For years, animal welfare groups and protestors have pleaded with the San Antonio Zoo to retire Lucky, an Asian elephant who has been at the zoo since 1962. Being that Lucky is 54 years old, the zoo believes moving her to a sanctuary and being introduced to new elephants would be too stressful.
Management also insists that the swaying (a stereotypic behavior) displayed by Lucky is relatively normal, indicative of her anticipating her food or a bath.
Aside from being alone, Lucky is forced to cope with hundreds of visitors daily. In fact, guests commonly note that Lucky remains with her head against the wall and her back to the public, not until they have left her exhibit will she turn around.
Interestingly, the San Antonio Zoo publicly acknowledges that when Lucky passes away the exhibit will be completely reconstructed and improved to make way for a herd of African elephants. If nothing else, acknowledging the necessity for companionship and space needed for the future herd only further validates how poor Lucky’s quality of life in captivity is.

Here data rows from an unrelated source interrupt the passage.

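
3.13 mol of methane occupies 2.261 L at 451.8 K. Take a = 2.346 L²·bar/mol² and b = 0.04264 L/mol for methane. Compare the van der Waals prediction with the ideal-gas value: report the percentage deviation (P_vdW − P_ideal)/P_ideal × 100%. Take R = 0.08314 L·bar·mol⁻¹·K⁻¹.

Ideal: P_ideal = nRT/V = (3.13)(0.08314)(451.8)/2.261 = 51.9996 bar
vdW: P = nRT/(V − nb) − a n²/V² = 117.571/2.12754 − 22.9835/5.11212 = 55.2615 − 4.49588 = 50.7656 bar
% deviation = (50.7656 − 51.9996)/51.9996 × 100% = -2.37%

-2.37 %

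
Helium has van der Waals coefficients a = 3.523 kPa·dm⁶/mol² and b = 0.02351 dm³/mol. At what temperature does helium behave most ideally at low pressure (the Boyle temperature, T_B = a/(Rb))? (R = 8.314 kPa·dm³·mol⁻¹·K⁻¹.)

For a van der Waals gas the second virial coefficient B₂ = b − a/(RT) vanishes at T_B = a/(Rb).
T_B = 3.523/(8.314×0.02351) = 3.523/0.19546 = 18.02 K

T_B ≈ 18.02 K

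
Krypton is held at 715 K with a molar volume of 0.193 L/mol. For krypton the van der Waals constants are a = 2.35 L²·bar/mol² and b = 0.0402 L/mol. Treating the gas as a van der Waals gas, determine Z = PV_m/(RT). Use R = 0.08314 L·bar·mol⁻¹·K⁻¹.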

In 2006, the Bronx Zoo broke the news that they would be closing their elephant exhibit. That is, they would no longer replenish the herd. Unfortunately, the zoo chose to keep the remaining elephants instead of transferring them to a sanctuary.
Happy has resided at the Bronx Zoo since 1977. And for the past decade, she has been alone. Two of the companions Happy had during her time in captivity passed away. The Bronx zoo recognizes how important relationships are in elephant matriarchal society and yet they continue to deprive Happy of the company of other elephants by not retiring her to a sanctuary.
Hope for Other Animals
These five animals are hardly the only animals that are currently suffering in captivity, but the good news is that you have the incredible to help them by refusing to attend zoos or any other animal attraction. These facilities are driven solely by profit, and when people stop paying to see the captive animals, they will have no choice but to close to change their business model. Share the stories of these animals and encourage others to boycott animal attractions. No animal should have to suffer for the sake of our entertainment.